Scroll down for Helmar Lerski.
By all means avoid the Gagosian at weekends, but in fact when I finally thrust my way past the entrance bottleneck, I found the spaciously hung show afforded easy sight-lines despite the crowds. Worth the effort; not, surely, because water lilies painted by Monet are a novelty, but because the later works in particular articulate the beginning of a bridge from Impressionism to the abstract art of the next century.
This strikes me as a simple aesthetic narrative - which makes me nervous, as art history is rarely simple. Monet was a founding figure of Impressionism. The very name of the movement is said to derive from his painting "Impression, soleil levant" - although I suspect its enduring use reflects deeper philosophical connotations. Monet's paintings struck contemporary viewers, accustomed to the clearly delineated figures and landscapes of classical art, as unfinished drafts. Incomplete smudges.

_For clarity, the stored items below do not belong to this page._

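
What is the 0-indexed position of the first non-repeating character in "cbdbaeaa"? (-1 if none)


Input: cbdbaeaa
Character frequencies:
  'a': 3
  'b': 2
  'c': 1
  'd': 1
  'e': 1
Scanning left to right for freq == 1:
  Position 0 ('c'): unique! => answer = 0

0


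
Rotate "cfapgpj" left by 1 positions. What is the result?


Input: "cfapgpj", rotate left by 1
First 1 characters: "c"
Remaining characters: "fapgpj"
Concatenate remaining + first: "fapgpj" + "c" = "fapgpjc"

fapgpjc


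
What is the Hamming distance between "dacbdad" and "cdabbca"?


Comparing "dacbdad" and "cdabbca" position by position:
  Position 0: 'd' vs 'c' => differ
  Position 1: 'a' vs 'd' => differ
  Position 2: 'c' vs 'a' => differ
  Position 3: 'b' vs 'b' => same
  Position 4: 'd' vs 'b' => differ
  Position 5: 'a' vs 'c' => differ
  Position 6: 'd' vs 'a' => differ
Total differences (Hamming distance): 6

6


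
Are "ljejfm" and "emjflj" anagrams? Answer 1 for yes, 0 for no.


Strings: "ljejfm", "emjflj"
Sorted first:  efjjlm
Sorted second: efjjlm
Sorted forms match => anagrams

1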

It's unfortunate that even today, many gallery-goers vaguely view the Impressionists as imprecise renderers of mere atmosphere - content to suggest the general feeling of a subject rather than attempt its meticulous depiction. The sheer quantity of Monet's paintings of water lilies alone - some two hundred and fifty paintings - underlines the absurdity of that view.
The Impressionists, far from seeking to capture the emotional gestalt of a subject, were obsessively concerned with its meticulous depiction. They differed from academic art and neoclassicism in their conviction that painting should concern itself primarily with the visual field and not with imaginative representations of the objects to be found within the field.
For example. Looking across a stretch of parkland on a sunny day, I see a bench under a tree, half-lit by the sunlight filtered through the tree's branches and leaves. I know it's a bench. I've sat on it. I know its materials and dimensions and I know what it would look like in ideal lighting conditions. The academic painter (so the theory goes) paints that bench, clearly delineated, just as it might be seen if it was brought into the studio.
The Impressionist insists on painting the visual field in which the bench appears; a field in which parts of the bench may be completely hidden by shadow; other parts merging indistinctly with the trunk of the tree behind it. The Impressionist doesn't draw boundaries around objects; he (for it was usually he) paints the shifting patterns of light and color he actually sees. A project complicated, of course, by the ever-changing patterns of natural light.
Monet - to come back to the show - was not in the grips of compulsion to communicate an emotion produced by looking at water lilies (or perhaps only indirectly). His business was to explore the effects of light and shade and the possibilities of capturing the dynamism of the visual field using oils - a medium extraordinarily adapted for that purpose. And there's the rub.
Pace the galleries and enjoy the painter's tweny year struggle with reflective water, lilies and reeds, and a picturesque Japanese bridge. As the work wears on, notice also the bare stretches of canvas, the increased concentration on details of color and texture rather than the overall scene. Notice also the drastic foreshortening of the visual field as Monet becomes less and less concerned with providing a window on nature, more interested in arranging swirls of paint in a more or less flat plane (close inspection of these works - "L'Allée de Rosiers," for example - reveals details of concentrated coloring which reminded me of DeKooning in his prime).
Examination of the visual field through the medium of oil painting gradually gives way - whether Monet acknowledged it or not - to an examination of the properties of paint itself. Color, texture, arrangement, and the possibility of expression through non-narrative, purely aesthetic and plastic channels. What else is abstraction?
A beautiful but also instructive show: at the Gagosian through June 26 (webpage here).
Helmar Lerski at The Ubu Gallery
For a contrast, consider the overt academicism of Helmar Lerski's vintage gelatin silver prints at this small, engaging duplex space tucked under the Queensboro Bridge. As far as subject matter is concerned, Lerski's work could be displayed at the Dahesh Museum, the midtown gallery devoted to nineteenth century academicians. In addition to still lives, these now unfashionable artists focused on anatomically impeccable portraits of studio models - and their body parts - and fantastic narrative pictures derived from the mysterious "Orient" (north Africa, Asia, the middle east provided endlessly fascinating subject matter for ninteenth century painters - and indeed writers).
Lerski, born in Alsace in 1871 and active in a number of countries through the first half of the twentieth century, shares these two obsessions. The relentless gaze of his camera gives us the hands - soft and weak, gnarled and strong - and the hands only of a series of anonymous workers and artists. The hands of an oboe player; of a carpenter. He focuses equally relentless on the face of a single model - a strong, square face - in the series "Transformations Through Light." And he analyzes in almost off-putting detail every crevice and line on the faces of a series of Jewish and Arabic subjects discovered on his middle east travels. There are young women and boys in the mix, but the older, the wearier the face, the better it lends itself to the stark contrasts of dark and light Lerski conjures in his prints.
Initially I was uncomfortable with the "Orientalism" of these pictures. It seemed intrusive to capture so nakedly the faces of the old, the poor, the beaten-down and preserve them as beautiful images for a gallery space. It seemed to be an exercise in phyiognomy. In Lerski's defense, however, when he turns to European subjects - the "Everyday Faces" series - the resulting photographs are every bit as strange, alien and challenging as the images from abroad. And the work is, after all, visually ravishing.
Go if you can: if you can't, the gallery website features extensive reproductions from the show (through June 25).